Step 2. We now find two $10\,\Omega$ resistors in parallel at the new far right of the circuit. These two resistors can be replaced by their parallel combination.

The resulting equivalent resistor is: ______ $\Omega$.

$10\,\Omega \parallel 10\,\Omega = \dfrac{10\cdot 10}{10 + 10}=5\,\Omega$

The $\parallel$ notation means "in parallel with".

Again, looking into the shaded box from the left, the current and voltage with the equivalent $5\,\Omega$ resistor is still indistinguishable from the entire original. Step 3. Can you see a pattern emerging? We are working through the schematic from right to left, simplifying and redrawing as we go. Next up we find two series resistors, $1\,\Omega$ and $5\,\Omega$. These series resistors can be replaced by an equivalent resistance of: ______ $\Omega$.

$1\,\Omega + 5\,\Omega = 6\,\Omega$ Step 4. This step is a bit more challenging. We have three resistors in parallel. These three resistors can be replaced by their parallel combination.

The resulting equivalent resistor is: ______ $\Omega$.

hint

Because we have three resistors in parallel, use the full parallel resistor equation,

$\dfrac{1}{\text R_{\text{parallel}}} = \dfrac{1}{\text{R1}} +\dfrac{1}{\text{R2}} + \dfrac{1}{\text{R3}}$

$\dfrac{1}{\text R_{\text{parallel}}} = \left (\dfrac{1}{12\,\Omega} +\dfrac{1}{4\,\Omega} + \dfrac{1}{6\,\Omega}\right ) = \left (\dfrac{1}{12} +\dfrac{3}{12} + \dfrac{2}{12} \right )= \dfrac{1}{2}$

So the equivalent resistance is the reciprocal of $\dfrac{1}{2}$, or $2\,\Omega$. Step 5. We are down to the last two series resistors,  We are left with a single $3\,\Omega$ resistor. As far as the voltage source can tell, this one resistor is equivalent to the entire resistor network.

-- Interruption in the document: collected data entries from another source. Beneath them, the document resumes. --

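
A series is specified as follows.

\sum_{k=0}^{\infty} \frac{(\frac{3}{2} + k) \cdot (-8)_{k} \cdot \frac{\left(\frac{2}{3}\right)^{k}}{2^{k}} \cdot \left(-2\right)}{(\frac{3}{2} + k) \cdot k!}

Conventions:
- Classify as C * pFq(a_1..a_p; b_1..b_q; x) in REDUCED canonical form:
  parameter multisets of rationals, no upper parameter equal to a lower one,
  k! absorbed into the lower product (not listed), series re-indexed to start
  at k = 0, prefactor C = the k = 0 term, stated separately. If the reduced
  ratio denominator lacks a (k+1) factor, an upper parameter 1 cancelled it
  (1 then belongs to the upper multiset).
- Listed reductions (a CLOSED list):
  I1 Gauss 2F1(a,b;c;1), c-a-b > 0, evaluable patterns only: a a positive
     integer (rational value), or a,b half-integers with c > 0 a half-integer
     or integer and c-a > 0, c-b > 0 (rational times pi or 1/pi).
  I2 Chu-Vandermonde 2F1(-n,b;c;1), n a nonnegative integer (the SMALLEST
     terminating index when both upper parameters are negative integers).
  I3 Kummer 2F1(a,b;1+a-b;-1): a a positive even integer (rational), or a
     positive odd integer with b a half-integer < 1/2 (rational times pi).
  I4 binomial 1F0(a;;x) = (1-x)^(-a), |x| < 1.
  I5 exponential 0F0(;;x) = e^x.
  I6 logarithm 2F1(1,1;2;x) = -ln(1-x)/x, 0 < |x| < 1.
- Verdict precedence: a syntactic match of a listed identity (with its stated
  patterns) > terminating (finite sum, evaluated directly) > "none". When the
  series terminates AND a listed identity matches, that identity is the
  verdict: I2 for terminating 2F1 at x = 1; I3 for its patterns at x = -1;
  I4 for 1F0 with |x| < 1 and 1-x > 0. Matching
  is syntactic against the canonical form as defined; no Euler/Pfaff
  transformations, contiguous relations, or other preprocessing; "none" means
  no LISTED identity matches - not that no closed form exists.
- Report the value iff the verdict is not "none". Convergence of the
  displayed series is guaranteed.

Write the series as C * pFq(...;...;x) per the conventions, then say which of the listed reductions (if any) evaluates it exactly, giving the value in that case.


Canonical form: C = -2 times 1F0 with upper {-8}, lower {-}, x = \frac{1}{3}. Verdict at x = \frac{1}{3}: binomial (I4) matches (the 1F0 binomial series: exponent 8, x = \frac{1}{3}). Exact value: -\frac{512}{6561}.

Key step: x = \frac{1}{3} and k + 3/2 divides numerator and denominator alike; prefactor -2 after cancelling.
Adjacent-term ratio: r(k) = \frac{1}{3} * (k-8) / [(k+1)] - rational; roots negated = parameters, x = \frac{1}{3}, C = -2.


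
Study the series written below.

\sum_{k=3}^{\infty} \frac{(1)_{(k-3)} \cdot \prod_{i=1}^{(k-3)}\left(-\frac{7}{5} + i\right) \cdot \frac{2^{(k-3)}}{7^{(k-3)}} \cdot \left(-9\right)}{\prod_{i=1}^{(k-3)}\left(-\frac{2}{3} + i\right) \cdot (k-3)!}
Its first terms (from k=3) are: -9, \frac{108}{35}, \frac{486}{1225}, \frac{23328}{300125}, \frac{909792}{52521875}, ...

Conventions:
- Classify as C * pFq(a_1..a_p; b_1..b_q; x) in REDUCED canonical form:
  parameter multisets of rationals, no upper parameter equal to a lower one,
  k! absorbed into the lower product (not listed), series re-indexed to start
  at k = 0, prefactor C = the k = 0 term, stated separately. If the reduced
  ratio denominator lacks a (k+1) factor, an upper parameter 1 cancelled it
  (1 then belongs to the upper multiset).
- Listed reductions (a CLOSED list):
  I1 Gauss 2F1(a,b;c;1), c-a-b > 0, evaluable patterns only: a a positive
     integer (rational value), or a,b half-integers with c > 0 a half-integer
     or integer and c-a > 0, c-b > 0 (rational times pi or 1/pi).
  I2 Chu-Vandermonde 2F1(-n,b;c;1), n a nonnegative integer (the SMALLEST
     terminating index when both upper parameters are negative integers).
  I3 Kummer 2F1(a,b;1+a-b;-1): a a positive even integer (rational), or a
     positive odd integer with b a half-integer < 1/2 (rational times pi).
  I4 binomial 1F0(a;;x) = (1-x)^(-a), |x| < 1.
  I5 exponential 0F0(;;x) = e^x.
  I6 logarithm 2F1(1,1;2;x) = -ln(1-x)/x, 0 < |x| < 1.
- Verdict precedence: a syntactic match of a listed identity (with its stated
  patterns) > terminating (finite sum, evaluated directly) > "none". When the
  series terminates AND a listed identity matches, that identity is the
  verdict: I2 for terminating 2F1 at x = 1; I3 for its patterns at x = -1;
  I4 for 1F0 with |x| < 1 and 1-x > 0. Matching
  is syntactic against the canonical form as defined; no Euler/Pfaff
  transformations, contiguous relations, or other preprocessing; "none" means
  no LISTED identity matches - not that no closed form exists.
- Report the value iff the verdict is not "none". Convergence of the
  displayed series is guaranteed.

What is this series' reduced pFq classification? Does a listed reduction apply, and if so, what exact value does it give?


At argument \frac{2}{7}: a 2F1 with upper {-\frac{2}{5}, 1}, lower {\frac{1}{3}}, scaled by C = -9. Verdict: none. Every listed pattern misses the 2F1 form at \frac{2}{7}, upper {-\frac{2}{5}, 1}.

The tell: from the first term -9: the two geometric factors (C = -9, x = 2/7) combine into one argument.
Step ratio: r(k) = \frac{2}{7} * (k-\frac{2}{5}) (k+1) / [(k+\frac{1}{3}) (k+1)] - rational in k, leading ratio \frac{2}{7}; with t_0 = -9, classification follows.


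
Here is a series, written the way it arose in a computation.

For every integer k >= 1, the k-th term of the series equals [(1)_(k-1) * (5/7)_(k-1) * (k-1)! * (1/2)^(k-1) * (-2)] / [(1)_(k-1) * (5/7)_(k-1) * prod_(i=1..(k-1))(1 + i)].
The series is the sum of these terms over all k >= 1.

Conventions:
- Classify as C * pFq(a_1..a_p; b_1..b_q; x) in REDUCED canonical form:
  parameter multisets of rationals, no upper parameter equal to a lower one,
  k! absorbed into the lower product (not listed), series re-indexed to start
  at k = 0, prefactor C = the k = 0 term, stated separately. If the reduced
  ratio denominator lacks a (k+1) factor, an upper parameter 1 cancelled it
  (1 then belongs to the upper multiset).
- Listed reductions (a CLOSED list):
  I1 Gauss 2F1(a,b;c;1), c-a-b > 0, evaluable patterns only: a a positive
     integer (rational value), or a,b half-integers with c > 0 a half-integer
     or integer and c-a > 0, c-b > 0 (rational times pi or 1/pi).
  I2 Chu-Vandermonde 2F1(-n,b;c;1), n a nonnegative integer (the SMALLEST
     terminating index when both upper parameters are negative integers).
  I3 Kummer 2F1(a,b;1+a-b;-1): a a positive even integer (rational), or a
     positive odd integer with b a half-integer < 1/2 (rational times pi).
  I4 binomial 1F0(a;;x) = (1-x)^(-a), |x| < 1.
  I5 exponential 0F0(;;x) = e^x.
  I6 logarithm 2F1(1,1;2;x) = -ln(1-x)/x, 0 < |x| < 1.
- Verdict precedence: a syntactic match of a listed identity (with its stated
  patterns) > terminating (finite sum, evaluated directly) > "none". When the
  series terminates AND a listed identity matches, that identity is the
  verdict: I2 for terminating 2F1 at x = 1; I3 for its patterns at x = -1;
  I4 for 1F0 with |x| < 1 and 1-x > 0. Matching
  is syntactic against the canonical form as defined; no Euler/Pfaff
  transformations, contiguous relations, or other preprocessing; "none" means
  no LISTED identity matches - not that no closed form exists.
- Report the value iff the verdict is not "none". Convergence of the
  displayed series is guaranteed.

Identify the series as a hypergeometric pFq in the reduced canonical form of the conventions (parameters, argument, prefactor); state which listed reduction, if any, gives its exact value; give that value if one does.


Structural cue: with t_0 = -2, the lower running product (C = -2) is a rising factorial.
Ratio: r(k) = (1/2) * (k+1) (k+1) / [(k+2) (k+1)] ; factor over Q: parameters, x = (1/2), and C = -2.

x = 1/2 here; the reduced form reads 2F1, upper {1, 1}, lower {2}, C = -2. Verdict: logarithm (I6) fires (the logarithm: parameters (1,1;2), x = 1/2). Sum: 4 * ln(1/2).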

To answer the question: The voltage source is required to supply a current of,

$i = \dfrac{\text V}{3\,\Omega}$

You started with $7$ resistors and simplified down to $1$, a significant reduction in complexity. Well done.

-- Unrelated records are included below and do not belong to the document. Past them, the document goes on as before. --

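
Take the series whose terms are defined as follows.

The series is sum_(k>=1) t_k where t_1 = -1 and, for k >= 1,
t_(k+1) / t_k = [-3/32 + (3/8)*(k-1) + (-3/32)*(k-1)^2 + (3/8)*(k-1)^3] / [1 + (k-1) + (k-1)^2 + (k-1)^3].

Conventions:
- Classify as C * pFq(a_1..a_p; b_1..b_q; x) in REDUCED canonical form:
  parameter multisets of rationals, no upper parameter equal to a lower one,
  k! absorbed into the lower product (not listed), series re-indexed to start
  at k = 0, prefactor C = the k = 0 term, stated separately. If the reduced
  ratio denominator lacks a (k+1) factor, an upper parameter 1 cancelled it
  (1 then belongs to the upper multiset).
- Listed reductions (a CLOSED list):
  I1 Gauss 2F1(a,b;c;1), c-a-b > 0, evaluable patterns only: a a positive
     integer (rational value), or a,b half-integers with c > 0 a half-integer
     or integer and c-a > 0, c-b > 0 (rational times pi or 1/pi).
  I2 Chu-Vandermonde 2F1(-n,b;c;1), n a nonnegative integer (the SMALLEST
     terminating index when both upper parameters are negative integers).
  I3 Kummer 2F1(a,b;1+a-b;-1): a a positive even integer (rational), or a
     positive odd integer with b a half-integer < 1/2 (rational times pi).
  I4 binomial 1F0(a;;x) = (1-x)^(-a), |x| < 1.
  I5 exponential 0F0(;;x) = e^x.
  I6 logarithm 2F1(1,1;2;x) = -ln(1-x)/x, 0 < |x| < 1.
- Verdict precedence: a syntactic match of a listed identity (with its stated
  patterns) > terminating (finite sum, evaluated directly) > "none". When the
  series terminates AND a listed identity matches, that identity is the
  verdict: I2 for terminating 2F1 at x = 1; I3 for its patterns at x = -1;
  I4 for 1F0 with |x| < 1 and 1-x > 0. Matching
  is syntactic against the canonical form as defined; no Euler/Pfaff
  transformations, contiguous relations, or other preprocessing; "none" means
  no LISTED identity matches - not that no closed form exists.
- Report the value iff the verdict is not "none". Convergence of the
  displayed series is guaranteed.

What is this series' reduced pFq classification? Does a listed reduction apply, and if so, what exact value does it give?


Classification (C = -1): 1F0 with upper {-1/4}, lower {-}, argument x = 3/8. Verdict: the I4 binomial reduction applies (the 1F0 binomial series: exponent 1/4, x = 3/8). Value: (-1) * (5/8)^(1/4).

Key observation: t_0 being -1, cancel k^2 + 1 from the displayed ratio first; then prefactor -1.
Step ratio: r(k) = (3/8) * (k-1/4) / [(k+1)] - rational in k, leading ratio (3/8); with t_0 = -1, classification follows.


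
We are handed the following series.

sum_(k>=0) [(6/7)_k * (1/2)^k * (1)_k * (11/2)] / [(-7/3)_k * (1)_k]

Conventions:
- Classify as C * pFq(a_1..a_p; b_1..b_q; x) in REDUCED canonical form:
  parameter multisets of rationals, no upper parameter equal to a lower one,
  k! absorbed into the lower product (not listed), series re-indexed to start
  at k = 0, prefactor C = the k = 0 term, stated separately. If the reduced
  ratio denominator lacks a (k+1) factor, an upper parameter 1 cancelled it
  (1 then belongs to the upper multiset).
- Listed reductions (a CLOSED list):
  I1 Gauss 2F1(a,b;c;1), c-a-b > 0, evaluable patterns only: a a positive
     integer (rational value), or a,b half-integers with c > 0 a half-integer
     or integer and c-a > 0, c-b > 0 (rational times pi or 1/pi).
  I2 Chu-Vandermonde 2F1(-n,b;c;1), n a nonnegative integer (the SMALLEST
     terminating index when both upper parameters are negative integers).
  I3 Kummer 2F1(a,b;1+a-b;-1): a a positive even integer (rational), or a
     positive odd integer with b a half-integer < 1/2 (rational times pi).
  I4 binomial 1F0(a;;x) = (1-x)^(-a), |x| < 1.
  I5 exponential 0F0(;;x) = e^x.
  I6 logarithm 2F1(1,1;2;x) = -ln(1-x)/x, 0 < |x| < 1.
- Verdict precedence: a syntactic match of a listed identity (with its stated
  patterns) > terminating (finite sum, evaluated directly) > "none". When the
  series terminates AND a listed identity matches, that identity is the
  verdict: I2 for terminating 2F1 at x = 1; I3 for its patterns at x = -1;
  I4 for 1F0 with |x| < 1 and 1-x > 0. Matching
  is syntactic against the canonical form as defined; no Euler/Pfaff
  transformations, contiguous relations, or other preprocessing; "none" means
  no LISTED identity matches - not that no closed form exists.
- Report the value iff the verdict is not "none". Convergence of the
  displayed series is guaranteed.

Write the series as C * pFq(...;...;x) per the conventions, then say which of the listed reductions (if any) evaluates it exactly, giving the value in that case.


At argument 1/2: a 2F1 with upper {6/7, 1}, lower {-7/3}, scaled by C = 11/2. Verdict: none - at argument 1/2 the multisets {6/7, 1} ; {-7/3} match no listed identity.

Key observation: t_0 being 11/2, (1)_k (C = 11/2, x = 1/2) is k! itself.
Adjacent-term ratio: r(k) = (1/2) * (k+6/7) (k+1) / [(k-7/3) (k+1)] - rational; roots negated = parameters, x = (1/2), C = 11/2.


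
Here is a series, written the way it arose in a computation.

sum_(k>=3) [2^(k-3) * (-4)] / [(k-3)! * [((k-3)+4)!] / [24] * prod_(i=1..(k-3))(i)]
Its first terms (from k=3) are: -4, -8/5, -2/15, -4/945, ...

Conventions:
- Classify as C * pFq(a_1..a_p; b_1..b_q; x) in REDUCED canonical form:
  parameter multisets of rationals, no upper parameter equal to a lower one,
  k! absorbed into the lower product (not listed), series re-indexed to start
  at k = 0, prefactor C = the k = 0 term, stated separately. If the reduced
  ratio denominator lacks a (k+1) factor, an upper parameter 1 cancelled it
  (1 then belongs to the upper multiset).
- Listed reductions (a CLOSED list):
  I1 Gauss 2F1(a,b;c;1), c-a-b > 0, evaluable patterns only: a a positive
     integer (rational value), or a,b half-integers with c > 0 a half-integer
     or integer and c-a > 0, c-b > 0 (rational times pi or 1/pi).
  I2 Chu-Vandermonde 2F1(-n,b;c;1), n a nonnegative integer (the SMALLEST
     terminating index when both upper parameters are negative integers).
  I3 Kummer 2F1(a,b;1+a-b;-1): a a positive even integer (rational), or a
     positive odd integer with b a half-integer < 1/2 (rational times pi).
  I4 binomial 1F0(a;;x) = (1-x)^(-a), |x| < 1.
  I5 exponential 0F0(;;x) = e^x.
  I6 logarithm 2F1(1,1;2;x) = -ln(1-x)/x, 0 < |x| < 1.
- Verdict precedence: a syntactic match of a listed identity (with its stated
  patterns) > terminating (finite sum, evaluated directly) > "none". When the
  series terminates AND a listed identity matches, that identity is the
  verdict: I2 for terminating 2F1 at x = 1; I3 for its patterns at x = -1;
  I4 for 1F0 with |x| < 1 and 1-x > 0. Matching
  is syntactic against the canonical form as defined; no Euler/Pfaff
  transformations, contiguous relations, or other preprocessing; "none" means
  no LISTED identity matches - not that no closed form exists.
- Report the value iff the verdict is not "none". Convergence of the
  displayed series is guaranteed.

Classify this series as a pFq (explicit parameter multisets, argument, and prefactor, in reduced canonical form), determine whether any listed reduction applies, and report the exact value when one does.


At argument 2: a 0F2 with upper {-}, lower {1, 5}, scaled by C = -4. Verdict: none. A 0F2 with upper {-} fits none of I1-I6 at x = 2; the sum runs forever.

First insight: t_0 being -4, the product of the first k integers (prefactor -4) is k!.
Consecutive-term ratio: r(k) = 2 * 1 / [(k+1) (k+5) (k+1)] - rational; roots negated = parameters, x = 2, C = -4.


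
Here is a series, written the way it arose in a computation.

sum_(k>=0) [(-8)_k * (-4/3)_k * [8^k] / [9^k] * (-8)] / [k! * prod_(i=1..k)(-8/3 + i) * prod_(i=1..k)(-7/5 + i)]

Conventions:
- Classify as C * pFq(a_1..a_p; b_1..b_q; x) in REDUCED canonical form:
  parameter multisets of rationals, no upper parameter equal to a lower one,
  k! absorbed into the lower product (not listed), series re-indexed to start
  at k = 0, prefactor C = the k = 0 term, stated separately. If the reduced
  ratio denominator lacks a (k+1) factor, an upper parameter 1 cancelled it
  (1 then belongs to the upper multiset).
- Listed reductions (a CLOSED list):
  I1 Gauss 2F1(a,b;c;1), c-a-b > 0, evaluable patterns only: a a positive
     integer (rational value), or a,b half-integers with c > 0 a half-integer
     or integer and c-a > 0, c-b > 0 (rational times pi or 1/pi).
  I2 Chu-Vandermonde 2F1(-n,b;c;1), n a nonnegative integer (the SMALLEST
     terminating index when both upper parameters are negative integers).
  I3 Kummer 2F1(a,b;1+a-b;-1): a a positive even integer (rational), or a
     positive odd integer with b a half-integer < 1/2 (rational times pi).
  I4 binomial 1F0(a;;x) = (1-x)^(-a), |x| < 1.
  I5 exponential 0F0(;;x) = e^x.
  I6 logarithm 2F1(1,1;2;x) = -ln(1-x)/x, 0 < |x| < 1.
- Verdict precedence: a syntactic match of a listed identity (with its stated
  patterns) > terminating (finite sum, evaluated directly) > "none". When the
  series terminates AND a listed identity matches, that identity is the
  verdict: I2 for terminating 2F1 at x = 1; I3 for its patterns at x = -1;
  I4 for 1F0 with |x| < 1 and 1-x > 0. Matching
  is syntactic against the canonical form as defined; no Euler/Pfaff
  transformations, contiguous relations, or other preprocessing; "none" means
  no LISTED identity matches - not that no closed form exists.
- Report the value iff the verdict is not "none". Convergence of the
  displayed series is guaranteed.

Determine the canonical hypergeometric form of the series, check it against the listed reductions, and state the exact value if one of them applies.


x = 8/9 here; the reduced form reads 2F2, upper {-8, -4/3}, lower {-5/3, -2/5}, C = -8. Verdict: terminating - no listed pattern fits, but -8 in the upper list cuts the series at k = 8; direct evaluation. Hence: -64472909203544/317297380491.

Key step: with t_0 = -8, the two geometric factors (C = -8) combine into one argument.
Step ratio: r(k) = (8/9) * (k-8) (k-4/3) / [(k-5/3) (k-2/5) (k+1)] - rational in k, leading ratio (8/9); with t_0 = -8, classification follows.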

Not all simplifications make it down to a single resistor at the end. (The circuit may not be made entirely of resistors.) But always take the opportunity to simplify if the chance is presented.

Exceptions

Certain resistor configurations cannot be simplified using the strategy described above. We treat those as a special case. Examples are described in the next article on Delta Wye Transformation).

Summary

Key idea: The strategy for simplification is to start at a point in the circuit farthest away from the component of interest.

In this example, we were asked about the current load on the voltage source on the far left, so we started at the far right end of the circuit and worked our way “backwards” to the left.

Working in this “backwards” direction may initially feel awkward, given that many of us have an ingrained habit of reading from left to right. It is common in electronics to begin analysis starting at the output end of a circuit (which usually appears on the right side of the page) and work back to the input. Our left-to-right reading bias can get in the way. You can tell you are “turning into an engineer” when you get comfortable working in this backwards direction.